More shipping funds insolvency expected as sector's plight deepens
THIRTEEN of the world's 19 biggest shipping banks have stopped lending to the industry because too many ships are chasing too little cargo value, cutting cash flows and leading to vessel seizures, reports Bloomberg.
Investors who had been promised annual returns of 15 per cent have instead lost EUR37.5 million (US$49 million) when Germany's Container Flotten-Fonds went bellyup last year.
German tax exemptions for shipping funds, designed to provide cheaper financing than banks, are becoming meaningless, said Christian Nieswandt, head of domestic shipping clients at HSH Nordbank.
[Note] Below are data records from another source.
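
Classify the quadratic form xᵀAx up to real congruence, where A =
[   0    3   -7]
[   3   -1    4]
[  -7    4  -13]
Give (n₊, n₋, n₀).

step 0: pivot -1 → sign −
step 1: pivot 9 → sign +
step 2: pivot 2/9 → sign +
signature = (2, 1, 0)

Answer: (2, 1, 0)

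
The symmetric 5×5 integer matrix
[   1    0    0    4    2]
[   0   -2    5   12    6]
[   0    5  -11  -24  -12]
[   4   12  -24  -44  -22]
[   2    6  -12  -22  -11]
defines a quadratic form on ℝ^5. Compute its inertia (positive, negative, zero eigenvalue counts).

Answer: (2, 2, 1)

Derivation:
step 0: pivot 1 → sign +
step 1: pivot -2 → sign −
step 2: pivot 3/2 → sign +
step 3: pivot -12 → sign −
step 4: row/col 4 already zero → sign 0
signature = (2, 2, 1)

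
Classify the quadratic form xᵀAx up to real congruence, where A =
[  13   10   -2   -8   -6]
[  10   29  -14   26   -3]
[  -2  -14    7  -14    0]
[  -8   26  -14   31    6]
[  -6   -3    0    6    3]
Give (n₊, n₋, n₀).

step 0: pivot 13 → sign +
step 1: pivot 277/13 → sign +
step 2: pivot -165/277 → sign −
step 3: pivot -1 → sign −
step 4: pivot 6/55 → sign +
signature = (3, 2, 0)

Answer: (3, 2, 0)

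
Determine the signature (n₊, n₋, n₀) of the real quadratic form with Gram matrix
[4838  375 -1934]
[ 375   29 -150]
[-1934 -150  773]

Answer: (2, 1, 0)

Derivation:
step 0: pivot 4838 → sign +
step 1: pivot -323/4838 → sign −
step 2: pivot 3/323 → sign +
signature = (2, 1, 0)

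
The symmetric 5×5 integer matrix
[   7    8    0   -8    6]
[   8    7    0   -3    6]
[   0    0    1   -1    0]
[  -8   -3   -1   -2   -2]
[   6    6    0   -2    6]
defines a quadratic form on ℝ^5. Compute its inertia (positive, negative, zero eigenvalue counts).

step 0: pivot 7 → sign +
step 1: pivot -15/7 → sign −
step 2: pivot 1 → sign +
step 3: pivot 82/15 → sign +
step 4: pivot 6/41 → sign +
signature = (4, 1, 0)

Answer: (4, 1, 0)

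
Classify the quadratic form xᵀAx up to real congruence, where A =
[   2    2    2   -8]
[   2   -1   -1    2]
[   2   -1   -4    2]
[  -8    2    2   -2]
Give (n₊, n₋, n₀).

step 0: pivot 2 → sign +
step 1: pivot -3 → sign −
step 2: pivot -3 → sign −
step 3: pivot -2/3 → sign −
signature = (1, 3, 0)

Answer: (1, 3, 0)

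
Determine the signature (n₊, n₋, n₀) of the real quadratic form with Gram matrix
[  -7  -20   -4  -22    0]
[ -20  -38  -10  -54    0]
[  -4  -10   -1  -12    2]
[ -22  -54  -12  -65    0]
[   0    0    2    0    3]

step 0: pivot -7 → sign −
step 1: pivot 134/7 → sign +
step 2: pivot 79/67 → sign +
step 3: pivot 3/79 → sign +
step 4: pivot -1 → sign −
signature = (3, 2, 0)

Answer: (3, 2, 0)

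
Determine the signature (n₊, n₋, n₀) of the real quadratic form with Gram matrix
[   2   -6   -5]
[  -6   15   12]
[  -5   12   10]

Answer: (2, 1, 0)

Derivation:
step 0: pivot 2 → sign +
step 1: pivot -3 → sign −
step 2: pivot 1/2 → sign +
signature = (2, 1, 0)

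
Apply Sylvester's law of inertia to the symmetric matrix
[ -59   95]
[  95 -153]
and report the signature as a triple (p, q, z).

Answer: (0, 2, 0)

Derivation:
step 0: pivot -59 → sign −
step 1: pivot -2/59 → sign −
signature = (0, 2, 0)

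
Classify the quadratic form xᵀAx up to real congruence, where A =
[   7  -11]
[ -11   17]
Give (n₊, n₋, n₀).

step 0: pivot 7 → sign +
step 1: pivot -2/7 → sign −
signature = (1, 1, 0)

Answer: (1, 1, 0)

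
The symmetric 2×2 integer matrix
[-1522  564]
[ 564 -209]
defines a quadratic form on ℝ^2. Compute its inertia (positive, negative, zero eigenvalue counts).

step 0: pivot -1522 → sign −
step 1: pivot -1/761 → sign −
signature = (0, 2, 0)

Answer: (0, 2, 0)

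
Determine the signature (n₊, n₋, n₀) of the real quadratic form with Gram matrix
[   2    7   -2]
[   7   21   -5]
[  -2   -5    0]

Answer: (1, 2, 0)

Derivation:
step 0: pivot 2 → sign +
step 1: pivot -7/2 → sign −
step 2: pivot -6/7 → sign −
signature = (1, 2, 0)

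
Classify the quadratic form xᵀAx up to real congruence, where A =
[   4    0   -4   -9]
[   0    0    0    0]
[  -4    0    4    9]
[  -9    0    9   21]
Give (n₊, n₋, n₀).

step 0: pivot 4 → sign +
step 1: pivot 3/4 → sign +
step 2: row/col 2 already zero → sign 0
step 3: row/col 3 already zero → sign 0
signature = (2, 0, 2)

Answer: (2, 0, 2)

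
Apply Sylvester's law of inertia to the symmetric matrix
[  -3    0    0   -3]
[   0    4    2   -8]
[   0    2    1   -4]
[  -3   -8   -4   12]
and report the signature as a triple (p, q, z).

step 0: pivot -3 → sign −
step 1: pivot 4 → sign +
step 2: pivot -1 → sign −
step 3: row/col 3 already zero → sign 0
signature = (1, 2, 1)

Answer: (1, 2, 1)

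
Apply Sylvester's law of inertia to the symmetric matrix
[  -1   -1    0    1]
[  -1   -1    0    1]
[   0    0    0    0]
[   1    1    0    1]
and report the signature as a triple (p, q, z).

step 0: pivot -1 → sign −
step 1: pivot 2 → sign +
step 2: row/col 2 already zero → sign 0
step 3: row/col 3 already zero → sign 0
signature = (1, 1, 2)

Answer: (1, 1, 2)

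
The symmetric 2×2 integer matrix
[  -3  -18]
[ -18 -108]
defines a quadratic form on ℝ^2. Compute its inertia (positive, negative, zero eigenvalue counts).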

"The shipping fund market is more or less dead for years to come," he told Bloomberg. "There will be further insolvencies."
Like the US housing crisis, ships were bought at the price peak in 2007. After values slumped, the size of the loan in relation to the value of the ship used as collateral for the funding from banks rose.
The contract price for a 8,500-TEU ship dropped 31 per cent to EUR92.5 million in 2011, from a peak of EUR134 million in 2007, according to Morgan Stanley. Values will decline to EUR89.5 million this year, said the bank.
With even big players like AP Moeller-Maersk and Hapag-Lloyd showing losses last year as fuel costs rise, overcapacity persists and a price war threatening on the Asia-Europe route, many carriers cannot pay their debts, according to the VDR German shipowners' association.
Shipping funds financed purchases with borrowed money from banks, leaving them vulnerable when lenders raised interest rates, said Christian Luber, a Munich lawyer representing investors in failed German shipping funds.
"It is like when you buy a house: the less equity you put in, the more interest you pay," said Mr Luber, adding that banks financed 70 per cent of newbuildings with investors providing the rest.
Christian Murach, transport finance head at KfW IPEX-Bank, said some German shipping funds have been unable to service their debt "for years" and their ships may have to be sold. This prompted banks to write down the value of their portfolios, thus increasing expectations of further bank loan losses.